With the increase in AI-driven content recommendations and targeted advertising, this statement is more relevant now than ever.
Though the boom in algorithms allows companies like Netflix, Spotify and Amazon to serve up products and content tailored to users’ preferences, they’re far from perfect. Sometimes, they miss the mark.
When a company’s algorithm gets it wrong, it makes for a poor user experience. Nobody wins.
For example, after experiencing wrist pain from my laptop keyboard, I decided to purchase an elevated stand to raise my computer to eye level and use a separate keyboard. Amazon has since recommended DJing equipment to me because this laptop stand is categorized as such.
To be clear, I have no musical talent whatsoever and have no need for a fog machine, strobe lights, and a thousand-dollar mixer board.

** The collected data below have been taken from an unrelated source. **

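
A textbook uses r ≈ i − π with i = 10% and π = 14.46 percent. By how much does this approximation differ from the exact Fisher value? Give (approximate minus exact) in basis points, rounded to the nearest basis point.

-56 basis points

Approximate: r ≈ 10.000% − 14.460% = -4.4600%
Exact: (1 + 0.1000)/(1 + 0.1446) − 1 = -3.8966%
Error = -4.4600% − (-3.8966%) = -0.5634% → -56 basis points.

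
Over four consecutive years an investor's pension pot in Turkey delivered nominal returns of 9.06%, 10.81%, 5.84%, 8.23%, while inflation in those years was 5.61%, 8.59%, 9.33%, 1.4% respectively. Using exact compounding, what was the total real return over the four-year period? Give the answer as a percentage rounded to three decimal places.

Nominal growth factor = 1.0906 × 1.1081 × 1.0584 × 1.0823 = 1.384337
Price-level growth factor = 1.0561 × 1.0859 × 1.0933 × 1.0140 = 1.271371
Real growth factor = 1.384337 / 1.271371 = 1.088854
Total real return = 1.088854 − 1 → 8.885%.

8.885%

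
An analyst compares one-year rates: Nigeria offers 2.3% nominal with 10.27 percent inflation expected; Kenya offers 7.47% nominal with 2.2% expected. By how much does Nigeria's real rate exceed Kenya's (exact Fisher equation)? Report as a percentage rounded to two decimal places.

-12.38%

Nigeria: (1 + 0.0230)/(1 + 0.1027) − 1 = -7.2277%
Kenya: (1 + 0.0747)/(1 + 0.0220) − 1 = 5.1566%
Differential = -7.2277% − 5.1566% = -12.3843% → -12.38%.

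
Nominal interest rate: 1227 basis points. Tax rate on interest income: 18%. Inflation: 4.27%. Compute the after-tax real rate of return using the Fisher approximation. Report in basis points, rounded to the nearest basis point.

579 basis points

After-tax nominal return = 12.27% × (1 − 0.18) = 10.0614%.
r ≈ 10.0614% − 4.27% → 579 basis points.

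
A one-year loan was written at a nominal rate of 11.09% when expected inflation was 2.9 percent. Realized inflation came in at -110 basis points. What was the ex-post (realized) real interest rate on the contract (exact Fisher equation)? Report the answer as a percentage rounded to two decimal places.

12.33%

Ex-post: (1 + 0.1109)/(1 − 0.0110) − 1 = 12.3256%
So the realized real rate is 12.33%.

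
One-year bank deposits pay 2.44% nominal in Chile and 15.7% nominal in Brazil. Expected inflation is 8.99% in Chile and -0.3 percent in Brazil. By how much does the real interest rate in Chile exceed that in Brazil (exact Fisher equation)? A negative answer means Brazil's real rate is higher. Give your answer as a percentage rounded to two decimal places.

-22.06%

Chile: (1 + 0.0244)/(1 + 0.0899) − 1 = -6.0097%
Brazil: (1 + 0.1570)/(1 − 0.0030) − 1 = 16.0481%
Differential = -6.0097% − 16.0481% = -22.0579% → -22.06%.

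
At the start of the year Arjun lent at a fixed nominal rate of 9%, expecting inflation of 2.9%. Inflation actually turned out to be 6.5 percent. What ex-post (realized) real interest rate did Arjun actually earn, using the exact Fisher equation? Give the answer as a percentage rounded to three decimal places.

Ex-post: (1 + 0.0900)/(1 + 0.0650) − 1 = 2.3474%
So the realized real rate is 2.347%.

2.347%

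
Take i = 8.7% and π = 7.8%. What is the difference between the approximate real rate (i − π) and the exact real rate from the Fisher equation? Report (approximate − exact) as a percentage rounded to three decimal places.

Approximate: r ≈ 8.700% − 7.800% = 0.9000%
Exact: (1 + 0.0870)/(1 + 0.0780) − 1 = 0.8349%
Error = 0.9000% − 0.8349% = 0.0651% → 0.065%.

0.065%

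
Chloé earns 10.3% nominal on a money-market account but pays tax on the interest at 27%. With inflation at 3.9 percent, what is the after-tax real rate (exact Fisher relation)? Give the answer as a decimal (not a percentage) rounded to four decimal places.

After-tax nominal return = 10.3% × (1 − 0.27) = 7.5190%.
1 + r = 1.07519 / 1.03900 = 1.034832
After-tax real rate = 1.034832 − 1 → 0.0348.

0.0348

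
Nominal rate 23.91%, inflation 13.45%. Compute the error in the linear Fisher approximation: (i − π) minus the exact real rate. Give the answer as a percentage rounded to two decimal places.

Approximate: r ≈ 23.910% − 13.450% = 10.4600%
Exact: (1 + 0.2391)/(1 + 0.1345) − 1 = 9.2199%
Error = 10.4600% − 9.2199% = 1.2401% → 1.24%.

1.24%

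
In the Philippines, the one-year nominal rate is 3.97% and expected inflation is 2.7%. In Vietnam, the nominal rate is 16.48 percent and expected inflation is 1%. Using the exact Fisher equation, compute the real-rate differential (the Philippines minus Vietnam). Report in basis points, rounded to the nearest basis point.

-1409 basis points

The Philippines: (1 + 0.0397)/(1 + 0.0270) − 1 = 1.2366%
Vietnam: (1 + 0.1648)/(1 + 0.0100) − 1 = 15.3267%
Differential = 1.2366% − 15.3267% = -14.0901% → -1409 basis points.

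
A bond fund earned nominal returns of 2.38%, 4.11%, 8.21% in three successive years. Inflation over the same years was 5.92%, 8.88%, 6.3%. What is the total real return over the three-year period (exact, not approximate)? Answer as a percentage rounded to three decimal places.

Nominal growth factor = 1.0238 × 1.0411 × 1.0821 = 1.153387
Price-level growth factor = 1.0592 × 1.0888 × 1.0630 = 1.225912
Real growth factor = 1.153387 / 1.225912 = 0.940840
Total real return = 0.940840 − 1 → -5.916%.

-5.916%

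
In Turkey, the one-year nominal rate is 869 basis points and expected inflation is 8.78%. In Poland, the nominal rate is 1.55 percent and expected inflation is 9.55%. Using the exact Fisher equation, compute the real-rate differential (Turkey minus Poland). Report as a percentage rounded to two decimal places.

Turkey: (1 + 0.0869)/(1 + 0.0878) − 1 = -0.0827%
Poland: (1 + 0.0155)/(1 + 0.0955) − 1 = -7.3026%
Differential = -0.0827% − (-7.3026%) = 7.2199% → 7.22%.

7.22%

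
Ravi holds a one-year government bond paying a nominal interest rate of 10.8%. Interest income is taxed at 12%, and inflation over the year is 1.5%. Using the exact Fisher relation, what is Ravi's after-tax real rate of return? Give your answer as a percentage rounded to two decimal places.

7.89%

After-tax nominal return = 10.8% × (1 − 0.12) = 9.5040%.
1 + r = 1.09504 / 1.01500 = 1.078857
After-tax real rate = 1.078857 − 1 → 7.89%.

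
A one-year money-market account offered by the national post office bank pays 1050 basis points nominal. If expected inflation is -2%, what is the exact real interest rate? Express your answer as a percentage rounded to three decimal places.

By the Fisher identity, 1 + r = (1 + i)/(1 + π).
1 + r = 1.10500 / 0.98000 = 1.127551
r = 1.127551 − 1 = 12.7551%, i.e. 12.755%.

12.755%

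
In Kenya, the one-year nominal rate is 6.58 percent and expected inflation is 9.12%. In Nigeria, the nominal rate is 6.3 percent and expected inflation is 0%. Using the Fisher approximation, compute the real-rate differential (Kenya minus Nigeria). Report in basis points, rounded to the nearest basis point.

Kenya: 6.58% − 9.12% = -2.540%
Nigeria: 6.3% − 0% = 6.300%
Differential = -8.840% → -884 basis points.

-884 basis points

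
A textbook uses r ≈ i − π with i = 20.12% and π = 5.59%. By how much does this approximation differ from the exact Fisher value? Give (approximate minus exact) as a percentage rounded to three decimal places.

0.769%

Approximate: r ≈ 20.120% − 5.590% = 14.5300%
Exact: (1 + 0.2012)/(1 + 0.0559) − 1 = 13.7608%
Error = 14.5300% − 13.7608% = 0.7692% → 0.769%.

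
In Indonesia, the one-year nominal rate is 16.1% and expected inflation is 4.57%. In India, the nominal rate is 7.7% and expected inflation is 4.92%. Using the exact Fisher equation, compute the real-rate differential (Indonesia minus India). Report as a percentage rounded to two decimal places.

Indonesia: (1 + 0.1610)/(1 + 0.0457) − 1 = 11.0261%
India: (1 + 0.0770)/(1 + 0.0492) − 1 = 2.6496%
Differential = 11.0261% − 2.6496% = 8.3765% → 8.38%.

8.38%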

Amazon’s algorithm missed the point.
A computer doesn’t have the same ability as humans to ask thoughtful questions, discover a potential buyer’s pain point and offer an appropriate solution. It can come close, at best, but at the end of the day, it can’t know your why.

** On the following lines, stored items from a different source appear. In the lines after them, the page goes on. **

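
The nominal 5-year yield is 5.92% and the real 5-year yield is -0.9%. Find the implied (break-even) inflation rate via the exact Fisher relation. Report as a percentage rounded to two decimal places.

(1 + π) = (1 + i)/(1 + r) = 1.05920 / 0.99100 = 1.068819
Break-even inflation = 1.068819 − 1 → 6.88%.

6.88%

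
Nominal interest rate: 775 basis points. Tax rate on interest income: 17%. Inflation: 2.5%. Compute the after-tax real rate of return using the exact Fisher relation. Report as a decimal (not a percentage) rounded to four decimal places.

0.0384

After-tax nominal return = 7.75% × (1 − 0.17) = 6.4325%.
1 + r = 1.064325 / 1.02500 = 1.038366
After-tax real rate = 1.038366 − 1 → 0.0384.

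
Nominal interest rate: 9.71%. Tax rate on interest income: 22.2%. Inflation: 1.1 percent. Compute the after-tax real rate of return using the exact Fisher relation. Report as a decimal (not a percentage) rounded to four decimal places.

After-tax nominal return = 9.71% × (1 − 0.222) = 7.55438%.
1 + r = 1.0755438 / 1.01100 = 1.063842
After-tax real rate = 1.063842 − 1 → 0.0638.

0.0638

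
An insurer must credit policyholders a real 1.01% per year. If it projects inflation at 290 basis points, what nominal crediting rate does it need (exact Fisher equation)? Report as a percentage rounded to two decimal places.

(1 + i) = (1 + r)(1 + π) = 1.01010 × 1.02900 = 1.0393929
i = 1.0393929 − 1, so the required nominal rate is 3.94%.

3.94%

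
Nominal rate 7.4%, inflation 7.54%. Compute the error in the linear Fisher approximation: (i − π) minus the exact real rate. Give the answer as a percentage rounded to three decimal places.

Approximate: r ≈ 7.400% − 7.540% = -0.1400%
Exact: (1 + 0.0740)/(1 + 0.0754) − 1 = -0.1302%
Error = -0.1400% − (-0.1302%) = -0.0098% → -0.010%.

-0.010%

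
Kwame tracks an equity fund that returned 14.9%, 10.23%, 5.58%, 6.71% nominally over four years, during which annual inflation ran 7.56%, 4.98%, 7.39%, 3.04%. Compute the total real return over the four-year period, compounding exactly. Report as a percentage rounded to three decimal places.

14.204%

Nominal growth factor = 1.1490 × 1.1023 × 1.0558 × 1.0671 = 1.4269430
Price-level growth factor = 1.0756 × 1.0498 × 1.0739 × 1.0304 = 1.2494735
Real growth factor = 1.4269430 / 1.2494735 = 1.1420354
Total real return = 1.1420354 − 1 → 14.204%.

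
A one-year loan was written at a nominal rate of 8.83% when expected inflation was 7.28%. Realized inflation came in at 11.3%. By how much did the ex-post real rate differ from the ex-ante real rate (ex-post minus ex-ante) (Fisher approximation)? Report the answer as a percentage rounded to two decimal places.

Ex-ante: 8.83% − 7.28% = 1.550%
Ex-post: 8.83% − 11.3% = -2.470%
Difference (ex-post − ex-ante) = -4.0200% → -4.02%.

-4.02%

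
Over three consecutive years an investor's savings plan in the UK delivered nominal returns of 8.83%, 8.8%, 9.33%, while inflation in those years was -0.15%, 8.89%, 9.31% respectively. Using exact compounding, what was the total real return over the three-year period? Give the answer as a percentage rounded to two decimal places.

8.92%

Nominal growth factor = 1.0883 × 1.0880 × 1.0933 = 1.294544
Price-level growth factor = 0.9985 × 1.0889 × 1.0931 = 1.188491
Real growth factor = 1.294544 / 1.188491 = 1.089233
Total real return = 1.089233 − 1 → 8.92%.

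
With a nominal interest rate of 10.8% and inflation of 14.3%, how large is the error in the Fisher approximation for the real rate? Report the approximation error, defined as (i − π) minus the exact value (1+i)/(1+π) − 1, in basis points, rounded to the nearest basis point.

Approximate: r ≈ 10.800% − 14.300% = -3.5000%
Exact: (1 + 0.1080)/(1 + 0.1430) − 1 = -3.0621%
Error = -3.5000% − (-3.0621%) = -0.4379% → -44 basis points.

-44 basis points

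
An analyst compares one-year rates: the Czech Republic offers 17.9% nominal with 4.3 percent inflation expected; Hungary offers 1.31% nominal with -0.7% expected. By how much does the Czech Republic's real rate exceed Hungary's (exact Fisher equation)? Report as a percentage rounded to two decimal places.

11.02%

The Czech Republic: (1 + 0.1790)/(1 + 0.0430) − 1 = 13.0393%
Hungary: (1 + 0.0131)/(1 − 0.0070) − 1 = 2.0242%
Differential = 13.0393% − 2.0242% = 11.0151% → 11.02%.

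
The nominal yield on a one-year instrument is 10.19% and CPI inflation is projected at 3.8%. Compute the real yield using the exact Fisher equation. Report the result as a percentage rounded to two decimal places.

By the Fisher equation, 1 + r = (1 + i)/(1 + π).
1 + r = 1.10190 / 1.03800 = 1.061561
r = 1.061561 − 1 = 6.1561%, i.e. 6.16%.

6.16%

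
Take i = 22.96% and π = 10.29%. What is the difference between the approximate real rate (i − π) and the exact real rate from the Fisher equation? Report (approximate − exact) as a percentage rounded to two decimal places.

1.18%

Approximate: r ≈ 22.960% − 10.290% = 12.6700%
Exact: (1 + 0.2296)/(1 + 0.1029) − 1 = 11.4879%
Error = 12.6700% − 11.4879% = 1.1821% → 1.18%.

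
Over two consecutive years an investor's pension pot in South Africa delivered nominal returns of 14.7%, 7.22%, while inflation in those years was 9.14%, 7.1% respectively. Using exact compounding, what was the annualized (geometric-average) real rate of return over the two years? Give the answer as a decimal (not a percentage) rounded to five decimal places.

Nominal growth factor = 1.1470 × 1.0722 = 1.22981340
Price-level growth factor = 1.0914 × 1.0710 = 1.16888940
Real growth factor = 1.22981340 / 1.16888940 = 1.05212127
Annualized real rate = 1.05212127^(1/2) − 1 = 2.5730% → 0.02573.

0.02573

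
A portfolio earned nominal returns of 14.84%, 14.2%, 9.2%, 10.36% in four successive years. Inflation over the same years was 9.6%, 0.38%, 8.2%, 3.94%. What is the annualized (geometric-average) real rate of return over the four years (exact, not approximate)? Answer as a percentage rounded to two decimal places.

Compound the nominal returns: 1.1484 × 1.1420 × 1.0920 × 1.1036 = 1.58049679.
Compound inflation: 1.0960 × 1.0038 × 1.0820 × 1.0394 = 1.23727922.
Deflate: 1.58049679 / 1.23727922 = 1.27739702.
Annualized real rate = 1.27739702^(1/4) − 1 = 6.3118% → 6.31%.

6.31%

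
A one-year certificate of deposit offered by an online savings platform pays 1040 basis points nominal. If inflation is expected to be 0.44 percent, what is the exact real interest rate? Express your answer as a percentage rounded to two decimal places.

By the Fisher identity, 1 + r = (1 + i)/(1 + π).
1 + r = 1.10400 / 1.00440 = 1.099164
r = 1.099164 − 1 = 9.9164%, i.e. 9.92%.

9.92%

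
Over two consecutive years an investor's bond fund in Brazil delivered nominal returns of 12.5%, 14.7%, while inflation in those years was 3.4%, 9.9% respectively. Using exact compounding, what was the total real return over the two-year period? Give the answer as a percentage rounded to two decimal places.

13.55%

Compound the nominal returns: 1.1250 × 1.1470 = 1.290375.
Compound inflation: 1.0340 × 1.0990 = 1.136366.
Deflate: 1.290375 / 1.136366 = 1.135528.
Total real return = 1.135528 − 1 → 13.55%.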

In a recent article on the Jacobs Media Strategies blog, Fred Jacobs asserts that radio station personalities have the capacity to influence listeners, making them the best kind of algorithm. By establishing themselves as credible sources of information, they become a voice that listeners know, like and trust.
The human approach benefits both stations and sponsors.
Sponsorship messages on local NPR® stations are like personal recommendations from a trusted friend, and can serve as the human link between a person’s pain point and the product or service they need.
Because of this intimate connection, 77% of listeners have taken some sort of action as a direct result of hearing sponsorship messages on public radio.¹
The next time you approach a potential sponsor, take a human approach. Ask thoughtful questions about their marketing goals, who their ideal customer is, and what they have done in the past. Most importantly, know their why.
That way, when you offer a solution, you won’t assume that because they purchased a laptop stand in the past, they need a fog machine.